In einer anderen, in sich geschlossenen Nebenepisode trifft der von Max Riemelt gespielte Held, ein junger Polizist namens Gorsky, der in einer Spezialeinheit die Russenmafia jagt, die ehemalige Freundin seines ermordeten Bruders, der selbst Mitglied der Mafia war. Sie lebt im deutschen Osten, ist dort verheiratet und will von der Vergangenheit nichts wissen, obwohl die sie noch komplett im Griff hat. Wie Graf und seine junge Darstellerin in einer einzigen Szene in wenigen Minuten deren ganzes Leben erzählen, ist einfach großartig. Ähnliches gilt für die Figur einer jungen Barfrau in einer Russendiskothek, die sich in einen Gangster verliebt hat, obwohl sie um die Gefahren des Milieus weiß – in wenigen, exzellent gespielten und inszenierten Szenen wird ihr Charakter ganz prägnant.

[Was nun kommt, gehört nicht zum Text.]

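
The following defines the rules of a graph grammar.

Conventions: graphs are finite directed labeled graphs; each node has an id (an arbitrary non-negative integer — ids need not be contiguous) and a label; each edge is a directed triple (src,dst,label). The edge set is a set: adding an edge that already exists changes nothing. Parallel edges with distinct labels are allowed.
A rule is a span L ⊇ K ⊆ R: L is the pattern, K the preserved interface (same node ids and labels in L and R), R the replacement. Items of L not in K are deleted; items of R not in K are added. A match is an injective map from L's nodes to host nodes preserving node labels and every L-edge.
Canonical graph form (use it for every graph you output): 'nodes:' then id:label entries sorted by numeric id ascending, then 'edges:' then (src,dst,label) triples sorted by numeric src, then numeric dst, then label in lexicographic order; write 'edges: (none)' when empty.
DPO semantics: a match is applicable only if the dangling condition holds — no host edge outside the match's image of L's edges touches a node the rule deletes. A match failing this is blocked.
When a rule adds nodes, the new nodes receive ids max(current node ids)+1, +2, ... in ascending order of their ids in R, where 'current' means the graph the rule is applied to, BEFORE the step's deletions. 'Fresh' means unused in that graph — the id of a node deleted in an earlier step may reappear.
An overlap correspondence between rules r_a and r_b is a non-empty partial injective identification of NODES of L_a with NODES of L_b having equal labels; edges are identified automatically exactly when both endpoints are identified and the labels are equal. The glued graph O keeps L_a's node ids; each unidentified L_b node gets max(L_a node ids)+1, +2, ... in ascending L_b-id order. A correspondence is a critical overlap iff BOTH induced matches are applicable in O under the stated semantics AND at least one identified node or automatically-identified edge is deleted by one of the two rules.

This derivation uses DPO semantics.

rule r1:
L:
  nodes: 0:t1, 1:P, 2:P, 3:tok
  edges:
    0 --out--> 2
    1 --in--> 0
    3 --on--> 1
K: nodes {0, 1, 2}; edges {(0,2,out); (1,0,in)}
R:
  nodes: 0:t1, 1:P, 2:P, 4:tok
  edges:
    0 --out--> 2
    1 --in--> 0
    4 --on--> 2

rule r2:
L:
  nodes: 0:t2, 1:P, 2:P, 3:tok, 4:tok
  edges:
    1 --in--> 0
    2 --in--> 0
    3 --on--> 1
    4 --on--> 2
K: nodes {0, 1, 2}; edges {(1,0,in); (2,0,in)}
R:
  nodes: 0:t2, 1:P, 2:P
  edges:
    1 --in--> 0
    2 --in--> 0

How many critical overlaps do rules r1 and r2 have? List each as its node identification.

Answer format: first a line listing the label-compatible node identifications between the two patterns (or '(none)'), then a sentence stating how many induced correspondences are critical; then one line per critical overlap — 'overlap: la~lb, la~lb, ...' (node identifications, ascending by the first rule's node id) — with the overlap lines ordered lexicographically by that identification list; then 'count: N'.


label-compatible node identifications between L(r1) and L(r2): 1~1, 1~2, 2~1, 2~2, 3~3, 3~4
4 of the induced correspondences are critical overlaps of r1 and r2.
overlap: 1~1, 2~2, 3~3
overlap: 1~1, 3~3
overlap: 1~2, 2~1, 3~4
overlap: 1~2, 3~4
count: 4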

Nicht weniger meisterlich sind die Actionszenen. Man hat so etwas im deutschen Kino lange nicht mehr gesehen: Überfälle, Razzien, Schlägereien, Verfolgungsjagden. Das ist lustvoll und doch nie Selbstzweck. Aber Graf weiß, dass es im Kino eben am Ende nicht um Plots und den »human factor« geht, sondern nur um das, was man sieht, um visuellen Mehrwert und Verschwendung im ästhetischen Sinne. Jede Folge hat eine solche Szene, weshalb man fast annehmen könnte, dass der Regisseur kleine Reverenzen im Kopf hatte, von Heat oder Seven bis zu Wenn die Gondeln Trauer tragen – in solchen Momenten ist Grafs Filmemachen grandioses Bewegungskino. Zugleich ist das alles eher am europäischen Kino der 1970er-Jahre orientiert, an Rosi, Verneuil und anderen Franzosen, als an den coolen amerikanischen Polizeifilmen der Gegenwart. Ein Kino, das schrill ist, grob, manchmal vulgär und mitunter kolportagehaft – weil diese Elemente eben auch zum Epischen gehören und zur Kunst der Überschreitung.

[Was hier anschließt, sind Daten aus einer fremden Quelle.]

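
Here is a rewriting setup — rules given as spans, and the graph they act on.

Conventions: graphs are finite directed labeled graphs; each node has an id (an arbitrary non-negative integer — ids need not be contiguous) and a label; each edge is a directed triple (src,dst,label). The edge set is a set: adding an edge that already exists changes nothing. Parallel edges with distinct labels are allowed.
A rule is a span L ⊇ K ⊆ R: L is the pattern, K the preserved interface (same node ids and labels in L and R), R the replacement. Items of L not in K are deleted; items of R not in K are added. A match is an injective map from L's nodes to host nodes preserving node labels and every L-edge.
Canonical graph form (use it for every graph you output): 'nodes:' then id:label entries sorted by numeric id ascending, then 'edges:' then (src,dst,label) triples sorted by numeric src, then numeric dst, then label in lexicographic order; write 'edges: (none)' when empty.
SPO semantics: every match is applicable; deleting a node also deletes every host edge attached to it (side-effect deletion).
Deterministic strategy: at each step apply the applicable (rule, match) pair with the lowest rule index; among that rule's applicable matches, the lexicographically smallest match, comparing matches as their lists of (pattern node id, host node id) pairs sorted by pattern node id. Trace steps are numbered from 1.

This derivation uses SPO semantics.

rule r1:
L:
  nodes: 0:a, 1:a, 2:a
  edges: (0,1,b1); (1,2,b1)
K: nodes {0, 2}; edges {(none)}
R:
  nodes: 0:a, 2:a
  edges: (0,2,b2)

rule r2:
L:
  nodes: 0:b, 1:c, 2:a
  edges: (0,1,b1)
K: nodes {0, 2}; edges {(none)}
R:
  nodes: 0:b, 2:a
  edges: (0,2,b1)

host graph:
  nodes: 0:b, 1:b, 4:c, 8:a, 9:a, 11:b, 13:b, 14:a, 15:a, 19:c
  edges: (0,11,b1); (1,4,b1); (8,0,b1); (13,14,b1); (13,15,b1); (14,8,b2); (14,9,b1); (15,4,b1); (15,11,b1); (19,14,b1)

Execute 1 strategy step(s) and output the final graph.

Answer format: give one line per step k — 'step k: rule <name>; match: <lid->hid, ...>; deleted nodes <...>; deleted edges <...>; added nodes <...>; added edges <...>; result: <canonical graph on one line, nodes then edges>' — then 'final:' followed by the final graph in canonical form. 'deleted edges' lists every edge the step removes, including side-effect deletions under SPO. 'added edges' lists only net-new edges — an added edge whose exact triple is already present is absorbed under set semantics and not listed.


step 1: rule r2; match: 0->1, 1->4, 2->8; deleted nodes 4; deleted edges (1,4,b1); (15,4,b1); added nodes (none); added edges (1,8,b1); result: nodes: 0:b, 1:b, 8:a, 9:a, 11:b, 13:b, 14:a, 15:a, 19:c edges: (0,11,b1); (1,8,b1); (8,0,b1); (13,14,b1); (13,15,b1); (14,8,b2); (14,9,b1); (15,11,b1); (19,14,b1)
final:
nodes: 0:b, 1:b, 8:a, 9:a, 11:b, 13:b, 14:a, 15:a, 19:c
edges: (0,11,b1); (1,8,b1); (8,0,b1); (13,14,b1); (13,15,b1); (14,8,b2); (14,9,b1); (15,11,b1); (19,14,b1)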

Im Zentrum aber steht die Geschichte einer Familie, ihrer Schicksale und Verzweigungen. Verbrechen und Strafe gibt es dort, Krieg und Frieden, Polizisten und Gangster. Nicht unwichtig ist es, dass diese Familie deutsch, aber aus Lettland emigriert ist, also einen jüdischen Hintergrund hat und nicht nur verfolgt wurde, sondern gegen die Nazis auf Seiten der Russen stand – große Geschichte im Kleinen, auch dafür ist „Im Angesicht des Verbrechens“ ein Musterbeispiel. Der Film handelt am Ende in vielen seiner Figuren davon, wie ein Einzelner sich und seine Freiheit behaupten kann in einer Welt, die für Freiheit wenig Sinn hat, wobei der Platz des Einzelnen vor allem über seine Herkunft und die Gruppenzugehörigkeit definiert ist. Durch diese Familie wird ein Stück aus dem Untergrund der Stadt Berlin und ihrer Gegenwart erzählt, das wahr ist und treffend und doch noch nie thematisiert wurde. Bewundernswert, wie wuchtig und dicht das alles gestaltet ist: Grafs Kunst erinnert an Robert Altmans Short Cuts, mit Dutzenden von Cliffhangern, zwischendurch arbeitet er mit Splitscreens und versteht es jederzeit, den Überblick zu behalten. Ein Meisterwerk des Kriminalfilms.